The Madonna and the Mystical Rose |
17. In the “Ogg
Grows in Gotham” episode of TV’s Batman,
narrator Desmond Doomsday (voiced by Batman
creator William Dozier) refers to Vincent Price’s Egghead as “The World’s
Greatest Criminal Mind.” The descriptive phrase was also the title of song sung
by Professor Ratigan in Disney’s The
Great Mouse Detective. Voicing Ratigan was none other than Vincent Price.
18. Price really
made Trevor Crole-Rees earn his keep while filming The Abominable Dr. Phibes. Price says he laughed so much while
playing the title ghoul that makeup man Crole-Rees had to touch up the
elaborate scars “every five minutes.”
19. After
contributing a spooky rap to the title track of the best selling album in U.S.
pop history, Vincent Price was deeply irritated that he did not get a piece of
the royalties for “Thriller”. When Michael Jackson got wind of this, he sent
Price what the pop star thought was adequate recompense: a few framed gold
records and a poster of himself. Price was not thrilled.
20. In 1973,
Vincent Price finally got the chance to share scenes with the man who could be
his British counterpart, Peter Cushing, in Madhouse.
The two horror stars had missed chances to work together twice before: once
when they both appeared in Scream and
Scream Again but shared no scenes and then in The Abominable Dr. Phibes when Cushing dropped out to attend to his
ailing wife, Helen, while the role of Dr. Vesalius went to Joseph Cotten.

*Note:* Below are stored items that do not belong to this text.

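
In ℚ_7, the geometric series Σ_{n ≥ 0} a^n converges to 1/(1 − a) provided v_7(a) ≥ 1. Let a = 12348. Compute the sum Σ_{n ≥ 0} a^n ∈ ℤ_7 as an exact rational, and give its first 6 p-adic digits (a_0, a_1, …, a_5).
Σ a^n = 1/(1 − a) = -1/12347;  first 6 digits = (1, 0, 0, 1, 5, 0)

v_7(a) = 3 ≥ 1, so the series converges in ℤ_7 to 1/(1 − a) = 1/(1 − 12348) = -1/12347. Expand this rational in ℤ_7: compute digits iteratively via d_i = x_i mod 7, x_{i+1} = (x_i − d_i)/7. The first 6 digits are (1, 0, 0, 1, 5, 0).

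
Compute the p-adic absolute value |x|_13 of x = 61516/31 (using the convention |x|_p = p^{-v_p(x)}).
|61516/31|_13 = 1/2197

Step 1 — compute v_13(x) by factoring powers of 13 out of the numerator and denominator: v_13(61516/31) = 3. Step 2 — apply |x|_p = p^{-v_p(x)} = 13^{-3} = 1/2197.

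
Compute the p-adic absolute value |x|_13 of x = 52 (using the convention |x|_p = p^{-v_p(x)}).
|52|_13 = 1/13

Step 1 — compute v_13(x) by factoring powers of 13 out of the numerator and denominator: v_13(52) = 1. Step 2 — apply |x|_p = p^{-v_p(x)} = 13^{-1} = 1/13.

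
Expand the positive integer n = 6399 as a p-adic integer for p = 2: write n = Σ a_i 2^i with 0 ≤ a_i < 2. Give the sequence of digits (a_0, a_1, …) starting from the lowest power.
(a_0, a_1, …) = (1, 1, 1, 1, 1, 1, 1, 1, 0, 0, 0, 1, 1)

Repeated division by 2 gives the digits low-to-high: 6399 = 1 + 1·2^1 + 1·2^2 + 1·2^3 + 1·2^4 + 1·2^5 + 1·2^6 + 1·2^7 + 1·2^11 + 1·2^12. Digit sequence: (1, 1, 1, 1, 1, 1, 1, 1, 0, 0, 0, 1, 1).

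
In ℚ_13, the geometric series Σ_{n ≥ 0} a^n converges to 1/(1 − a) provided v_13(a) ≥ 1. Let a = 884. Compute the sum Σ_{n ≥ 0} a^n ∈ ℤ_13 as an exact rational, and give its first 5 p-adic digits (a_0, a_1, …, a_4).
Σ a^n = 1/(1 − a) = -1/883;  first 5 digits = (1, 3, 1, 6, 11)

v_13(a) = 1 ≥ 1, so the series converges in ℤ_13 to 1/(1 − a) = 1/(1 − 884) = -1/883. Expand this rational in ℤ_13: compute digits iteratively via d_i = x_i mod 13, x_{i+1} = (x_i − d_i)/13. The first 5 digits are (1, 3, 1, 6, 11).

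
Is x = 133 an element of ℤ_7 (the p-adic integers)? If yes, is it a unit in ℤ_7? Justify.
x ∈ ℤ_7 but not a unit; v_7(x) = 1 > 0

ℤ_7 = {x ∈ ℚ_7 : v_7(x) ≥ 0} and ℤ_7^× = {x ∈ ℤ_7 : v_7(x) = 0}. Here v_7(133) = v_7(num) − v_7(den) = 1; compare against these criteria.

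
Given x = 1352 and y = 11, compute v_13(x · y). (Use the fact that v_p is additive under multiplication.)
v_13(14872) = 2

v_p(x) = 2 (factor: 1352 = 13^2 · 8); v_p(y) = 0 (factor: 11 = 13^0 · 11). Additivity: v_p(xy) = v_p(x) + v_p(y) = 2 + 0 = 2. (Direct check: xy = 14872 = 13^2 · (88).)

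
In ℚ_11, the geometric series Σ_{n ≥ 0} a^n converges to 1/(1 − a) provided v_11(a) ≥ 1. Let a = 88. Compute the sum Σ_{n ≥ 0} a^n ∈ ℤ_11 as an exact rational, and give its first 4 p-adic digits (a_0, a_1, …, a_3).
Σ a^n = 1/(1 − a) = -1/87;  first 4 digits = (1, 8, 9, 0)

v_11(a) = 1 ≥ 1, so the series converges in ℤ_11 to 1/(1 − a) = 1/(1 − 88) = -1/87. Expand this rational in ℤ_11: compute digits iteratively via d_i = x_i mod 11, x_{i+1} = (x_i − d_i)/11. The first 4 digits are (1, 8, 9, 0).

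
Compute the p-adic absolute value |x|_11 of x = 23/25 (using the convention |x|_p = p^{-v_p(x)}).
|23/25|_11 = 1

Step 1 — compute v_11(x) by factoring powers of 11 out of the numerator and denominator: v_11(23/25) = 0. Step 2 — apply |x|_p = p^{-v_p(x)} = 11^{0} = 1.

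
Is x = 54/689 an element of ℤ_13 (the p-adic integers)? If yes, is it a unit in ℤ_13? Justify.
x ∉ ℤ_13 (v_13(x) = -1 < 0)

ℤ_13 = {x ∈ ℚ_13 : v_13(x) ≥ 0} and ℤ_13^× = {x ∈ ℤ_13 : v_13(x) = 0}. Here v_13(54/689) = v_13(num) − v_13(den) = -1; compare against these criteria.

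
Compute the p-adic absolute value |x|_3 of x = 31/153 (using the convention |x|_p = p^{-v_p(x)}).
|31/153|_3 = 9

Step 1 — compute v_3(x) by factoring powers of 3 out of the numerator and denominator: v_3(31/153) = -2. Step 2 — apply |x|_p = p^{-v_p(x)} = 3^{2} = 9.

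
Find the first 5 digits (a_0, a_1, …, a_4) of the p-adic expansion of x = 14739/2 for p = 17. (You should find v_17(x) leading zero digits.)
(a_0, …, a_4) = (0, 0, 0, 10, 8)

v_17(14739/2) = 3, so a_0 = ... = a_2 = 0. Factor out: x = 17^3 · u with u = 3/2 a unit in ℤ_17. Expand u iteratively via a_{v+i} = u_i mod 17, u_{i+1} = (u_i − a_{v+i})/17:
  u_0 = 3/2;  a_3 = 10;  u_1 = (u_0 − 10)/17 = -1/2
  u_1 = -1/2;  a_4 = 8;  u_2 = (u_1 − 8)/17 = -1/2
Digits: (0, 0, 0, 10, 8).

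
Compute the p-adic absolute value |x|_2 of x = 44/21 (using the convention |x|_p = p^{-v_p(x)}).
|44/21|_2 = 1/4

Step 1 — compute v_2(x) by factoring powers of 2 out of the numerator and denominator: v_2(44/21) = 2. Step 2 — apply |x|_p = p^{-v_p(x)} = 2^{-2} = 1/4.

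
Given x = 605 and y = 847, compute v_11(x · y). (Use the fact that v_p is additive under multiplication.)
v_11(512435) = 4

v_p(x) = 2 (factor: 605 = 11^2 · 5); v_p(y) = 2 (factor: 847 = 11^2 · 7). Additivity: v_p(xy) = v_p(x) + v_p(y) = 2 + 2 = 4. (Direct check: xy = 512435 = 11^4 · (35).)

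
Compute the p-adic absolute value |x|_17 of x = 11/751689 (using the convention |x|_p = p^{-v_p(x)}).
|11/751689|_17 = 83521

Step 1 — compute v_17(x) by factoring powers of 17 out of the numerator and denominator: v_17(11/751689) = -4. Step 2 — apply |x|_p = p^{-v_p(x)} = 17^{4} = 83521.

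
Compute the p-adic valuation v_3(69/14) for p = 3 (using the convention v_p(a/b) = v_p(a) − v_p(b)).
v_3(69/14) = 1

Factor powers of 3 from the numerator and denominator of the reduced fraction: 69 = 3^1 · 23 and 14 = 3^0 · 14. Apply v_p(a/b) = v_p(a) − v_p(b): v_3(69/14) = 1 − 0 = 1.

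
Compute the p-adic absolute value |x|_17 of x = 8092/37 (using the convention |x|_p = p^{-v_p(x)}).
|8092/37|_17 = 1/289

Step 1 — compute v_17(x) by factoring powers of 17 out of the numerator and denominator: v_17(8092/37) = 2. Step 2 — apply |x|_p = p^{-v_p(x)} = 17^{-2} = 1/289.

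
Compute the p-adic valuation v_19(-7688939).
v_19(-7688939) = 4

v_19(n) is the largest exponent k such that 19^k divides n. Factor out: -7688939 = -19^4 · 59. (Sign doesn't affect v_p.) So v_19(-7688939) = 4.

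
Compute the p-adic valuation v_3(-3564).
v_3(-3564) = 4

v_3(n) is the largest exponent k such that 3^k divides n. Factor out: -3564 = -3^4 · 44. (Sign doesn't affect v_p.) So v_3(-3564) = 4.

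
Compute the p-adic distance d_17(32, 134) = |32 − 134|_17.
d_17(32, 134) = 1/17

Step 1 — x − y = 32 − 134 = -102. Step 2 — v_17(-102) = 1 (factor: -102 = −(17^1 · 6); the sign does not affect v_p). Step 3 — |x − y|_17 = 17^{-1} = 1/17.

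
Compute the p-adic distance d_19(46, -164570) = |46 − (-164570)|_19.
d_19(46, -164570) = 1/6859

Step 1 — x − y = 46 − (-164570) = 164616. Step 2 — v_19(164616) = 3 (factor: 164616 = (19^3 · 24); the sign does not affect v_p). Step 3 — |x − y|_19 = 19^{-3} = 1/6859.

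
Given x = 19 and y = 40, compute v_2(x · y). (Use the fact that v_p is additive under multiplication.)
v_2(760) = 3

v_p(x) = 0 (factor: 19 = 2^0 · 19); v_p(y) = 3 (factor: 40 = 2^3 · 5). Additivity: v_p(xy) = v_p(x) + v_p(y) = 0 + 3 = 3. (Direct check: xy = 760 = 2^3 · (95).)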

Later, Price and Cushing loaned their voices to the radio serial Aliens in the Mind and their voices and
bodies to the late-career film House of
the Long Shadows, costarring Christopher Lee, a close friend of Price’s who
shared his birthday. In a most unusual collaboration, Price and Cushing
inspired the name of Roddy McDowall’s vampire-hunter Peter Vincent in Fright Night.